Cinquanta anni di rinnovabili

Solare, fotovoltaico, rinnovabili, eolico, sono parole oggi comuni, concetti che sdegnano la speranza di liberazione dalla schiavitù del petrolio, dai pericoli dei cambiamenti climatici che provocano un riscaldamento planetario, ma anche oggetto di grossi affari. Molte imprese industriali, ma anche banche, offrono, grazie a incentivi statali, lauti guadagni a chi installa pale eoliche nei propri […]

Solare, fotovoltaico, rinnovabili, eolico, sono parole oggi comuni, concetti che sdegnano la speranza di liberazione dalla schiavitù del petrolio, dai pericoli dei cambiamenti climatici che provocano un riscaldamento planetario, ma anche oggetto di grossi affari. Molte imprese industriali, ma anche banche, offrono, grazie a incentivi statali, lauti guadagni a chi installa pale eoliche nei propri campi e pannelli solari sul tetto delle case o sui terreni una volta coltivati a vigneti o grano. Ogni tanto ci sono dubbi su questo improvviso amore per tali fonti energetiche; le pale eoliche in certi luoghi imbruttiscono il paesaggio; il basso rendimento di energia, rispetto alla superficie occupata, e la discontinuità dell’elettricità ottenibile dal Sole e dal vento richiedono speciali reti di distribuzione.
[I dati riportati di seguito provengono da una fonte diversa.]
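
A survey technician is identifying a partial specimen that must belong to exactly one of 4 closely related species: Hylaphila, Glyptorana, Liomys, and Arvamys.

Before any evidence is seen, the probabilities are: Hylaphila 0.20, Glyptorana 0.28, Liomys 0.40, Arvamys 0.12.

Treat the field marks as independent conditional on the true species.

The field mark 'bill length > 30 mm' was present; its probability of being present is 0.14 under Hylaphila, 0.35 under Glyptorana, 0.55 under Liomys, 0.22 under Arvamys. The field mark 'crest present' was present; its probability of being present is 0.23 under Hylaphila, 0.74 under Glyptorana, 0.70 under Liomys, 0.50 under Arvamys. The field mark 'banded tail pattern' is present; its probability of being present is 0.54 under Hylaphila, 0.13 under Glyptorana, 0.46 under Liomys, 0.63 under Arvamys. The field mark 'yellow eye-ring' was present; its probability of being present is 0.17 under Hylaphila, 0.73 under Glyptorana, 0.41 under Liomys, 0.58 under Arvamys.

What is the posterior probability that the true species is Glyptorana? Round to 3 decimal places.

0.166

For each hypothesis, the unnormalized posterior weight is prior × product of the field mark likelihoods:
  Hylaphila: 0.20 × 0.14 × 0.23 × 0.54 × 0.17 = 0.00059119
  Glyptorana: 0.28 × 0.35 × 0.74 × 0.13 × 0.73 = 0.0068821
  Liomys: 0.40 × 0.55 × 0.70 × 0.46 × 0.41 = 0.029044
  Arvamys: 0.12 × 0.22 × 0.50 × 0.63 × 0.58 = 0.0048233
Normalizing constant Z = 0.00059119 + 0.0068821 + 0.029044 + 0.0048233 = 0.041341.
P(Glyptorana | evidence) = 0.0068821 / 0.041341 ≈ 0.166.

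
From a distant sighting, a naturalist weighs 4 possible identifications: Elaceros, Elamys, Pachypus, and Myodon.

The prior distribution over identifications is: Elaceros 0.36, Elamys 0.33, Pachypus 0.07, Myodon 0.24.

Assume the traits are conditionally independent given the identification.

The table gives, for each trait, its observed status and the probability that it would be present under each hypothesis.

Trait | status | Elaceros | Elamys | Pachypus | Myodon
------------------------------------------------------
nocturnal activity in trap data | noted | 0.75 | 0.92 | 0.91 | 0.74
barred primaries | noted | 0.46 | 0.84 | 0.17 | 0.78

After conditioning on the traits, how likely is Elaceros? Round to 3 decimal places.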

La passione solare riguarda soprattutto il Mezzogiorno dove, del resto, è più intensa la radiazione solare e spesso ci sono cieli limpidi e trasparenti e colline ventose. Continuamente si leggono notizie di mirabolanti invenzioni di nuove celle fotovoltaiche anche se attualmente la maggior parte è ancora ferma al silicio, le cui proprietà fotoelettriche sono state perfezionate nei primi anni cinquanta; i motori eolici sono espansioni, su torri alte un centinaio di metri e pale del diametro di diecine di metri, dei più modesti prototipi degli anni trenta. Dal punto di vista dell’innovazione siamo in un vicolo cieco ?
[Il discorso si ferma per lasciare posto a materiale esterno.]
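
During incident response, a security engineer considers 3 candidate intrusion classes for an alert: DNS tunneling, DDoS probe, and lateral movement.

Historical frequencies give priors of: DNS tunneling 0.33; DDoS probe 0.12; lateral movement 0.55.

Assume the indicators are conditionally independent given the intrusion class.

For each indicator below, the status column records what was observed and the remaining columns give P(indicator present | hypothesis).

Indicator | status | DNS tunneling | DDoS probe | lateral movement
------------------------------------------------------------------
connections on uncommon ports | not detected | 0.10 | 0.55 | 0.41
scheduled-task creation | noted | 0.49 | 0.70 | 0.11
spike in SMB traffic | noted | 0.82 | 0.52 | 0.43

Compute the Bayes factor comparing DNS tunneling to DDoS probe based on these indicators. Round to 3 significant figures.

2.21

Take the product of per-indicator likelihoods under each hypothesis (using 1 − P(present | H) for each absent indicator), then divide.
  DNS tunneling: (1 − 0.10) × 0.49 × 0.82 = 0.36162
  DDoS probe: (1 − 0.55) × 0.70 × 0.52 = 0.1638
Bayes factor = 0.36162 / 0.1638 ≈ 2.21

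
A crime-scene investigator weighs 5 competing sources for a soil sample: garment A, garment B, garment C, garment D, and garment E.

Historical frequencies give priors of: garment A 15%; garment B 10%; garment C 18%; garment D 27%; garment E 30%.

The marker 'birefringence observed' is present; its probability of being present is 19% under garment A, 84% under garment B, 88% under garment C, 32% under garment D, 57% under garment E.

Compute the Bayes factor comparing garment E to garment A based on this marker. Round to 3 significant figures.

The Bayes factor is the ratio of the two likelihoods.
  garment E: 0.57
  garment A: 0.19
Bayes factor = 0.57 / 0.19 ≈ 3.00

3.00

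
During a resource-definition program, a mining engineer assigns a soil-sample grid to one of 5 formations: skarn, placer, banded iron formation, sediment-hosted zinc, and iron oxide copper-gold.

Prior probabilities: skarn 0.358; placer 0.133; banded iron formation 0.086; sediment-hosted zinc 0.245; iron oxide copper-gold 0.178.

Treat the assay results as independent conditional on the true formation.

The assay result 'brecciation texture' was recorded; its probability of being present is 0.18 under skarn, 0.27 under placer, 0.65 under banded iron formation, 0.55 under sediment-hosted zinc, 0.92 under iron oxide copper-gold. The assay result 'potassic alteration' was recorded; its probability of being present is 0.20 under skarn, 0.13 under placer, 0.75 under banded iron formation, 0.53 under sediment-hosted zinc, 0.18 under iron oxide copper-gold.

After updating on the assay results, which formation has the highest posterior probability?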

Una importante svolta verso le fonti energetiche rinnovabili si è avuta nel 1953 quando un gruppo di imprenditori dell’Arizona, negli Stati Uniti, uno stato pieno di Sole, ha chiamato a raccolta fisici, ingegneri e chimici per fare il punto sulle conoscenze disponibili nel campo dell’energia solare. Il congresso che si tenne a Phoenix e Tucson nel 1955, diede vita ad un grande fermento di ricerche; l’energia nucleare non sembrava rispondere alle grandi speranze iniziali; carbone e petrolio erano le fonti dominanti; l’energia idroelettrica (l’unica fonte rinnovabile, legata al continuo moto delle acque) era prodotta, ma ancora si scala modesta, in molti paesi, fra cui l’Italia. Nella seconda metà degli anni cinquanta del Novecento si ebbero molte innovazioni dovute anche a studiosi italiani, fra cui un gruppo nell’Università di Bari impegnato per la produzione di acqua dolce dal mare con l’energia solare.
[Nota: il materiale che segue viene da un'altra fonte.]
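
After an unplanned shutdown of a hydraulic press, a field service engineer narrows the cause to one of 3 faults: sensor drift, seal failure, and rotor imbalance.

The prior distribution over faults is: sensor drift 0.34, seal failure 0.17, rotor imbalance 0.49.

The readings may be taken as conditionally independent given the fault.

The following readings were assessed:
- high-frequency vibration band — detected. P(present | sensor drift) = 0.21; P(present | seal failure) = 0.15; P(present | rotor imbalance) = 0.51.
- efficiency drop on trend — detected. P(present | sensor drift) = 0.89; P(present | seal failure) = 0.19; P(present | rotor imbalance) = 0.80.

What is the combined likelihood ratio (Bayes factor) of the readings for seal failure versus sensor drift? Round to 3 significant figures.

Take the product of per-reading likelihoods under each hypothesis, then divide.
  seal failure: 0.15 × 0.19 = 0.0285
  sensor drift: 0.21 × 0.89 = 0.1869
Bayes factor = 0.0285 / 0.1869 ≈ 0.152

0.152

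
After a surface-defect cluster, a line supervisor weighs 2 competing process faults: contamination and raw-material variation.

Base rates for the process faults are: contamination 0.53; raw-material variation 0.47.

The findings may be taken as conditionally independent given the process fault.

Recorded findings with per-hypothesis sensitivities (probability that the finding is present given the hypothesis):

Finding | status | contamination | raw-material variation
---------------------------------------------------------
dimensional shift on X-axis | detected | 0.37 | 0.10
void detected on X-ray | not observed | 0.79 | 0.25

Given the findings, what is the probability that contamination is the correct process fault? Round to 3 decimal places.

Multiply each prior by the joint likelihood of the evidence pattern (using 1 − P(present | H) for each absent finding):
  contamination: 0.53 × 0.37 × (1 − 0.79) = 0.041181
  raw-material variation: 0.47 × 0.10 × (1 − 0.25) = 0.03525
The unnormalized weights sum to 0.076431.
P(contamination | evidence) = 0.041181 / 0.076431 ≈ 0.539.

0.539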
Questo fermento indusse le Nazioni Unite a convocare a Roma, nell’agosto 1961, esattamente cinquant’anni fa, una grande “Conferenza sulle nuove fonti di energia”. Col termine “nuove” si intendevano l’energia solare, del vento e la geotermia, quelle che oggi, oltre all’energia idroelettrica, sono le vere fonti energetiche rinnovabili, tutte derivanti dall’inesauribile forza del Sole o, per la geotermia, dall’inesauribile calore del ventre della Terra. Alla conferenza di Roma portarono il loro contributo studiosi sovietici che da anni avevano dei laboratori solari e utilizzavano l’energia del vento soprattutto nelle zone agricole isolate, studiosi israeliani, indiani, africani, sud americani, e naturalmente europei. La conferenza durò due settimane e le relazioni sono contenute in sette grossi volumi (oggi difficili da trovare), e meriterebbero di essere rilette perché misero in evidenza speranze e contraddizioni che si sono trascinate fino ad oggi.

Da una parte molti guardano alle fonti di energia rinnovabili come parziale sostituzione delle fonti fossili con macchine complicate e sofisticate, di delicata gestione e manutenzione, per ottenere soprattutto una parte di quella elettricità che oggi è fornita dalle centrali a carbone o a gas naturale. Così vengono proposte grandi centrali fotovoltaiche da installare nei deserti, centinaia di ettari di specchi esposti al vento e alla polvere, motori eolici grandi come cattedrali da costruire in luoghi spessi impervi, magari nel mare, alla ricerca di venti abbastanza costanti. Gli studi presentati a Roma già mezzo secolo fa indicavano invece che il vero grande campo di utilizzazione, o, se volete, “mercato”, delle “nuove” energie è costituito dalla possibilità di risolvere i problemi fondamentali dei miliardi di abitanti dei paesi oggi arretrati, sparsi nelle zone isolate, in Africa e Asia, lungo le coste degli oceani, per il cui reale sviluppo umano, prima che economico, davvero le fonti rinnovabili possono dare un contributo essenziale.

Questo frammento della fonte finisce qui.